Die russische Invasion in der Ukraine hat auch für die Welt der Sports Auswirkungen. Hier findet Ihr alle Entwicklungen in chronologischer Reihenfolge.

Dieser Artikel enthält alle Entwicklungen vom 24. bis 26 Februar. Klicke hier, um zum Liveticker zu gelangen!

Russland-Ukraine-Konflikt: Alle Entwicklungen vom Samstag

Samstag, 26.02., 22.52 Uhr: Deutsche Athleten fordern Ausschluss russischer und belarussischer Verbände

Der Athleten Deutschland e.V., die unabhängige Vertretung der Kaderathleten in Deutschland, hat sich am Samstagabend mit mehreren Forderungen an nationale und internationale Verbände, IPC und IOC sowie Staaten gerichtet.

Darin erklärte die Vereinigung, die von Ex-Fechter Max Hartung und 44 weiteren Top-Athleten gegründet wurde, dass die russische Invasion in der Ukraine "einen fundamentalen Bruch des Völkerrechts darstellt" und die etablierten Werte und Normen der internationalen Weltordnung auf "eklatante Weise" verletze. Weiter heißt es: "Athleten Deutschland ist gleichermaßen fassungslos wie bestürzt und verurteilt den russischen Angriffskrieg aufs Schärfste."

In der Erklärung auf ihrer Website fordern die Athleten unter anderem den vollständigen Ausschluss russischer und belarussischer Verbände aus dem internationalen Sportverbandssystem, die Absage und Verlegung aller internationalen Sportwettbewerbe, "die in Russland oder Belarus stattfinden würden" und die Bereitstellung von Unterstützungs- und Hilfsleistungen für ukrainische Athleten und ihr sportliches Umfeld.

Die Erklärung im Wortlaut könnt ihr hier nachlesen.

Samstag, 26.02., 22.02 Uhr: Lewandowski setzt Zeichen mit Ukraine-Kapitänsbinde

Weltfußballer Robert Lewandowski von Bayern München hat mit seiner Kapitänsbinde im Auswärtsspiel bei Eintracht Frankfurt ein Zeichen gegen den russischen Angriffskrieg gegen die Ukraine gesetzt. "Wir dürfen nicht akzeptieren, was dort passiert und müssen die Ukraine unterstützen", sagte der Pole, der beim 1:0 (0:0) in Frankfurt mit einer Binde in den ukrainischen Landesfarben aufgelaufen war.

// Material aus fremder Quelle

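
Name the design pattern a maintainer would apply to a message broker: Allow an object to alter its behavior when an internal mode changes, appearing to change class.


This matches the State pattern

State


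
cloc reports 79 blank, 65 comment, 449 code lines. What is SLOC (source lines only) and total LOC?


Total LOC = blank + comment + code
Total LOC = 79 + 65 + 449 = 593
SLOC (source only) = code = 449

Total LOC: 593, SLOC: 449


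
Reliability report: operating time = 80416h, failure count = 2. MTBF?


Formula: MTBF = Total operating time / Number of failures
MTBF = 80416 / 2
MTBF = 40208.0 hours

40208.0 hours


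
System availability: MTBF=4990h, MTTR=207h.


Availability = MTBF / (MTBF + MTTR)
Availability = 4990 / (4990 + 207)
Availability = 4990 / 5197
Availability = 96.0169%

96.0169%


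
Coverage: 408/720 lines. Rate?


Coverage = covered / total * 100
Coverage = 408 / 720 * 100
Coverage = 56.67%

56.67%


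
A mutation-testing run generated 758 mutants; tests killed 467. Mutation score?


Mutation score = killed / total * 100
Mutation score = 467 / 758 * 100
Mutation score = 61.61%

61.61%


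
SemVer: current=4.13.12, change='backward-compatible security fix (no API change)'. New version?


Current: 4.13.12
Change category: 'backward-compatible security fix (no API change)' → patch bump
SemVer rule: patch bump → increment PATCH (MAJOR and MINOR unchanged)
New: 4.13.13

4.13.13


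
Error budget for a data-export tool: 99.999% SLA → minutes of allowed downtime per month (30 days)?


Formula: allowed downtime = period * (100 - SLA) / 100
Period (month (30 days)) = 43200 minutes
Unavailability fraction = (100 - 99.999) / 100
Allowed downtime = 43200 * (100 - 99.999) / 100
Allowed downtime = 0.432 minutes

0.432 minutes


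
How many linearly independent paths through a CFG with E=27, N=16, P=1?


Formula: V(G) = E - N + 2P
V(G) = 27 - 16 + 2*1
V(G) = 11 + 2
V(G) = 13

13


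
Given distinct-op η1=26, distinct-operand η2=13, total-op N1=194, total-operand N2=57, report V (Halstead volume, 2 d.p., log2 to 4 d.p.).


Formula: V = N * log2(η), where N = N1 + N2 and η = η1 + η2
η = 26 + 13 = 39
N = 194 + 57 = 251
log2(39) ≈ 5.2854
V = 251 * 5.2854 = 1326.64

1326.64


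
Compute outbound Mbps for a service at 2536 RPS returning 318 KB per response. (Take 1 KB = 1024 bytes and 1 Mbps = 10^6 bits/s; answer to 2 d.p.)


Formula: Mbps = payload_bytes * RPS * 8 / 1e6
Payload per request = 318 KB = 318 * 1024 = 325632 bytes
Total bytes/sec = 325632 * 2536 = 825802752
Total bits/sec = 825802752 * 8 = 6606422016
Mbps = 6606422016 / 1e6 = 6606.42

6606.42 Mbps


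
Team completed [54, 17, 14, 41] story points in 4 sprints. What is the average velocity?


Formula: Avg velocity = Total points / Number of sprints
Points: [54, 17, 14, 41]
Sum = 54 + 17 + 14 + 41 = 126
Avg velocity = 126 / 4 = 31.5 points/sprint

31.5 points/sprint


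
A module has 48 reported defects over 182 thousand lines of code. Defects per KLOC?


Defect density = defects / KLOC
Defect density = 48 / 182
Defect density = 0.264 defects/KLOC

0.264 defects/KLOC


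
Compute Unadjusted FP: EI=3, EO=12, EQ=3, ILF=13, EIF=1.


UFP = EI*4 + EO*5 + EQ*4 + ILF*10 + EIF*7
UFP = 3*4 + 12*5 + 3*4 + 13*10 + 1*7
UFP = 12 + 60 + 12 + 130 + 7
UFP = 221

221


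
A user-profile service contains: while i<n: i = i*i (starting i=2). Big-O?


Reasoning: squaring drives double-exponential growth; iterations ~ log log n
Complexity: O(log log n)

O(log log n)


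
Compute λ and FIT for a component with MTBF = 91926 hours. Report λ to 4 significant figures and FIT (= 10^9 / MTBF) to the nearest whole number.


Formula: λ = 1 / MTBF; FIT = λ × 1e9 = 1e9 / MTBF
λ = 1 / 91926 ≈ 1.088e-05 failures/hour
FIT = 1e9 / 91926 ≈ 10878 failures per 1e9 hours (nearest whole number)

λ = 1.088e-05 /h, FIT = 10878


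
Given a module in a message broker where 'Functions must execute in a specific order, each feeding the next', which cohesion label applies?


Reasoning: Output of one is input to next
Type: Sequential cohesion

Sequential cohesion


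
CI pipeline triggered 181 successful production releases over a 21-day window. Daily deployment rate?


Formula: deployments per day = releases / days
= 181 / 21
= 8.619 deploys/day
(equivalently, 60.33 deploys/week)

8.619 deploys/day


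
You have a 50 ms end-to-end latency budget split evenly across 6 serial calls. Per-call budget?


Formula: per_stage = total_budget / stages
per_stage = 50 / 6
per_stage = 8.33 ms

8.33 ms


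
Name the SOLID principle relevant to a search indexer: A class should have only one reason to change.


This describes the Single Responsibility Principle (SRP)

Single Responsibility Principle (SRP)


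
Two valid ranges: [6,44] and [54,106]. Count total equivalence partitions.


Valid ranges: [6,44] and [54,106]
Class 1: x < 6 — invalid
Class 2: 6 ≤ x ≤ 44 — valid
Class 3: 44 < x < 54 — invalid (gap between ranges)
Class 4: 54 ≤ x ≤ 106 — valid
Class 5: x > 106 — invalid
Total equivalence classes: 5

5 equivalence classes


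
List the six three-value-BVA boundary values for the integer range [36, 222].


Range: [36, 222]
Boundaries: just below min, min, min+1, max-1, max, just above max
Values: [35, 36, 37, 221, 222, 223]

[35, 36, 37, 221, 222, 223]


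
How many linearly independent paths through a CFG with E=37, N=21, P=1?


Formula: V(G) = E - N + 2P
V(G) = 37 - 21 + 2*1
V(G) = 16 + 2
V(G) = 18

18


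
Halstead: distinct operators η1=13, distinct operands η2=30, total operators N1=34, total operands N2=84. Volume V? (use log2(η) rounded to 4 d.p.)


Formula: V = N * log2(η), where N = N1 + N2 and η = η1 + η2
η = 13 + 30 = 43
N = 34 + 84 = 118
log2(43) ≈ 5.4263
V = 118 * 5.4263 = 640.30

640.30


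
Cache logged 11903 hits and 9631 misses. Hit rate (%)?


Formula: hit rate = hits / (hits + misses) * 100
hit rate = 11903 / (11903 + 9631) * 100
hit rate = 11903 / 21534 * 100
hit rate = 55.28%

55.28%


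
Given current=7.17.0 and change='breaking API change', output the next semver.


Current: 7.17.0
Change category: 'breaking API change' → major bump
SemVer rule: major bump → increment MAJOR, reset MINOR and PATCH to 0
New: 8.0.0

8.0.0


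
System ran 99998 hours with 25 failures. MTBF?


Formula: MTBF = Total operating time / Number of failures
MTBF = 99998 / 25
MTBF = 3999.92 hours

3999.92 hours


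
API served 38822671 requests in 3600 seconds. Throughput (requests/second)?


Formula: throughput = requests / seconds
throughput = 38822671 / 3600
throughput = 10784.08 requests/second

10784.08 requests/second


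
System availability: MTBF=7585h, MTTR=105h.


Availability = MTBF / (MTBF + MTTR)
Availability = 7585 / (7585 + 105)
Availability = 7585 / 7690
Availability = 98.6346%

98.6346%


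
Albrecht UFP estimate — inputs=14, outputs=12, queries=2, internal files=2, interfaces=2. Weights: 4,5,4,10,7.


UFP = EI*4 + EO*5 + EQ*4 + ILF*10 + EIF*7
UFP = 14*4 + 12*5 + 2*4 + 2*10 + 2*7
UFP = 56 + 60 + 8 + 20 + 14
UFP = 158

158


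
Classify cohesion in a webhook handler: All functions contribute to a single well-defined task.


Reasoning: Best: single purpose
Type: Functional cohesion

Functional cohesion


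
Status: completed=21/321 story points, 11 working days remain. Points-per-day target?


Formula: Required rate = Remaining points / Days left
Remaining = 321 - 21 = 300 points
Required rate = 300 / 11 = 27.27 points/day

27.27 points/day


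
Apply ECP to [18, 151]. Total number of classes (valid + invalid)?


Valid range: [18, 151]
Class 1: x < 18 — invalid
Class 2: 18 ≤ x ≤ 151 — valid
Class 3: x > 151 — invalid
Total equivalence classes: 3

3 equivalence classes


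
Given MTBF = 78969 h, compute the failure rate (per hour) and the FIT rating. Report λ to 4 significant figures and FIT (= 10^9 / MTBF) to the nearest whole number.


Formula: λ = 1 / MTBF; FIT = λ × 1e9 = 1e9 / MTBF
λ = 1 / 78969 ≈ 1.266e-05 failures/hour
FIT = 1e9 / 78969 ≈ 12663 failures per 1e9 hours (nearest whole number)

λ = 1.266e-05 /h, FIT = 12663


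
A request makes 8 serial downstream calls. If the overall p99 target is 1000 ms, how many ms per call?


Formula: per_stage = total_budget / stages
per_stage = 1000 / 8
per_stage = 125.0 ms

125.0 ms


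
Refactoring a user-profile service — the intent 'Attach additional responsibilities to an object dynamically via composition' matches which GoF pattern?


This matches the Decorator pattern

Decorator


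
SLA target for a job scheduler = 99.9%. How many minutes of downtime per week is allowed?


Formula: allowed downtime = period * (100 - SLA) / 100
Period (week) = 10080 minutes
Unavailability fraction = (100 - 99.9) / 100
Allowed downtime = 10080 * (100 - 99.9) / 100
Allowed downtime = 10.08 minutes

10.08 minutes


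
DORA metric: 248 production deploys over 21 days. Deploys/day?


Formula: deployments per day = releases / days
= 248 / 21
= 11.81 deploys/day
(equivalently, 82.67 deploys/week)

11.81 deploys/day


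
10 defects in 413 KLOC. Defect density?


Defect density = defects / KLOC
Defect density = 10 / 413
Defect density = 0.024 defects/KLOC

0.024 defects/KLOC


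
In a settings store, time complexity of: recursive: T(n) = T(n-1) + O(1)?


Reasoning: linear recursion with constant work per frame
Complexity: O(n)

O(n)


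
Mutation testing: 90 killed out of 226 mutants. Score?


Mutation score = killed / total * 100
Mutation score = 90 / 226 * 100
Mutation score = 39.82%

39.82%


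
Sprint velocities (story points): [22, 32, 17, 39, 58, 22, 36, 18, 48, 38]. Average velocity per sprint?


Formula: Avg velocity = Total points / Number of sprints
Points: [22, 32, 17, 39, 58, 22, 36, 18, 48, 38]
Sum = 22 + 32 + 17 + 39 + 58 + 22 + 36 + 18 + 48 + 38 = 330
Avg velocity = 330 / 10 = 33.0 points/sprint

33.0 points/sprint


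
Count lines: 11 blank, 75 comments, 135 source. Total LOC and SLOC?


Total LOC = blank + comment + code
Total LOC = 11 + 75 + 135 = 221
SLOC (source only) = code = 135

Total LOC: 221, SLOC: 135


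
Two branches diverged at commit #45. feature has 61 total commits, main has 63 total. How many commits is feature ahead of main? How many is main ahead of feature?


Common ancestor: commit #45
feature commits after divergence: 61 - 45 = 16
main commits after divergence: 63 - 45 = 18
feature is 16 commits ahead of main
main is 18 commits ahead of feature

feature ahead: 16, main ahead: 18


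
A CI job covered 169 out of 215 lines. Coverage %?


Coverage = covered / total * 100
Coverage = 169 / 215 * 100
Coverage = 78.6%

78.6%


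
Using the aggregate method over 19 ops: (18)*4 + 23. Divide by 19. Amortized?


Formula: Amortized cost = Total cost / Operations
Total cost = (18 * 4) + (1 * 23)
Total cost = 72 + 23 = 95
Amortized = 95 / 19 = 5.0

5.0


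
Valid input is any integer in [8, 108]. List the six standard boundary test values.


Range: [8, 108]
Boundaries: just below min, min, min+1, max-1, max, just above max
Values: [7, 8, 9, 107, 108, 109]

[7, 8, 9, 107, 108, 109]


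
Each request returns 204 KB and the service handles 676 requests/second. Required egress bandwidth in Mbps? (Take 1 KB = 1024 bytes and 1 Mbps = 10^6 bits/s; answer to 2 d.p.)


Formula: Mbps = payload_bytes * RPS * 8 / 1e6
Payload per request = 204 KB = 204 * 1024 = 208896 bytes
Total bytes/sec = 208896 * 676 = 141213696
Total bits/sec = 141213696 * 8 = 1129709568
Mbps = 1129709568 / 1e6 = 1129.71

1129.71 Mbps


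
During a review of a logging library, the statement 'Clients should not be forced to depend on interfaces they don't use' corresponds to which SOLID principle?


This describes the Interface Segregation Principle (ISP)

Interface Segregation Principle (ISP)


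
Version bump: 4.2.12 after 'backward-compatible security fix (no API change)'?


Current: 4.2.12
Change category: 'backward-compatible security fix (no API change)' → patch bump
SemVer rule: patch bump → increment PATCH (MAJOR and MINOR unchanged)
New: 4.2.13

4.2.13


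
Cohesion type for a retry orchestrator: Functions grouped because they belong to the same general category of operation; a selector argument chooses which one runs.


Reasoning: Grouped by category of activity, not by data or sequence
Type: Logical cohesion

Logical cohesion


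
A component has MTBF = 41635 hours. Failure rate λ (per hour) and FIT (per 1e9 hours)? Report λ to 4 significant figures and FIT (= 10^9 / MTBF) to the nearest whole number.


Formula: λ = 1 / MTBF; FIT = λ × 1e9 = 1e9 / MTBF
λ = 1 / 41635 ≈ 2.402e-05 failures/hour
FIT = 1e9 / 41635 ≈ 24018 failures per 1e9 hours (nearest whole number)

λ = 2.402e-05 /h, FIT = 24018


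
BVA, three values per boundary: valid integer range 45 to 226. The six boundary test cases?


Range: [45, 226]
Boundaries: just below min, min, min+1, max-1, max, just above max
Values: [44, 45, 46, 225, 226, 227]

[44, 45, 46, 225, 226, 227]


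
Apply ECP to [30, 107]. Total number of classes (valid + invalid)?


Valid range: [30, 107]
Class 1: x < 30 — invalid
Class 2: 30 ≤ x ≤ 107 — valid
Class 3: x > 107 — invalid
Total equivalence classes: 3

3 equivalence classes


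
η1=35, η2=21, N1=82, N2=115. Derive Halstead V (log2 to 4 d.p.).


Formula: V = N * log2(η), where N = N1 + N2 and η = η1 + η2
η = 35 + 21 = 56
N = 82 + 115 = 197
log2(56) ≈ 5.8074
V = 197 * 5.8074 = 1144.06

1144.06


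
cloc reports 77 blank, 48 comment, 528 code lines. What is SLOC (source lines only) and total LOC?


Total LOC = blank + comment + code
Total LOC = 77 + 48 + 528 = 653
SLOC (source only) = code = 528

Total LOC: 653, SLOC: 528


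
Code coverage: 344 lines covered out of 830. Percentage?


Coverage = covered / total * 100
Coverage = 344 / 830 * 100
Coverage = 41.45%

41.45%


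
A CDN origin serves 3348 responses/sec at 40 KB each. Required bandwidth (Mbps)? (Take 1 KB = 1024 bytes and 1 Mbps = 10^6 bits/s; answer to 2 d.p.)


Formula: Mbps = payload_bytes * RPS * 8 / 1e6
Payload per request = 40 KB = 40 * 1024 = 40960 bytes
Total bytes/sec = 40960 * 3348 = 137134080
Total bits/sec = 137134080 * 8 = 1097072640
Mbps = 1097072640 / 1e6 = 1097.07

1097.07 Mbps


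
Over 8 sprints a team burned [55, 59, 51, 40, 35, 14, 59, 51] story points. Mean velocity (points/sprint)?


Formula: Avg velocity = Total points / Number of sprints
Points: [55, 59, 51, 40, 35, 14, 59, 51]
Sum = 55 + 59 + 51 + 40 + 35 + 14 + 59 + 51 = 364
Avg velocity = 364 / 8 = 45.5 points/sprint

45.5 points/sprint


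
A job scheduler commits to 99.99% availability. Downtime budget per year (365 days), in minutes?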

Er habe am Freitag mit einem Mitspieler aus der polnischen Nationalmannschaft gesprochen, der in der Ukraine bei Dynamo Kiew spielt. "Er hat mir erzählt, was in Kiew passiert und was er dort erlebt hat. Das alles ist dramatisch. Ich hoffe, dass die ganze Welt die Ukraine unterstützt", sagte Lewandowski bei Sky: "Wir sind alle gegen Krieg und haben nicht gedacht, dass es so weit kommt. Das nun zu sehen, tut weh."

Zuvor hatte der polnische Verband erklärt, in den WM-Play-offs nicht gegen Russland spielen zu wollen. Lewandowski hatte dies bereits auf Twitter als "richtige Entscheidung" bezeichnet. Die Partie ist derzeit für den 24. März in Moskau angesetzt.

"Man kann den Sport nicht ausnehmen von dem, was passiert. Ich kann mir nicht vorstellen, in einem Monat auf den Platz zu gehen und zu vergessen, was gerade passiert", sagte Lewandowski nach der Partie in Frankfurt: "Die russischen Spieler können nichts dafür, aber es ist ein Land und ich kann mir nicht vorstellen, dort zu spielen."

Samstag, 26.02., 21.04 Uhr: Klub-Besitzer Abramovich zieht sich bei Chelsea zurück

Roman Abramovich ist nicht mehr der starke Mann beim FC Chelsea. Das gab der Russe am Samstag offiziell mittels eines Statements bekannt.

Der englische Erstligist FC Chelsea hat am Samstagabend ein Statement von Klubbesitzer Roman Abramovich veröffentlicht, in dem der 55-Jährige erklärt, die Verantwortung für den Tabellendritten der Premier League abzugeben.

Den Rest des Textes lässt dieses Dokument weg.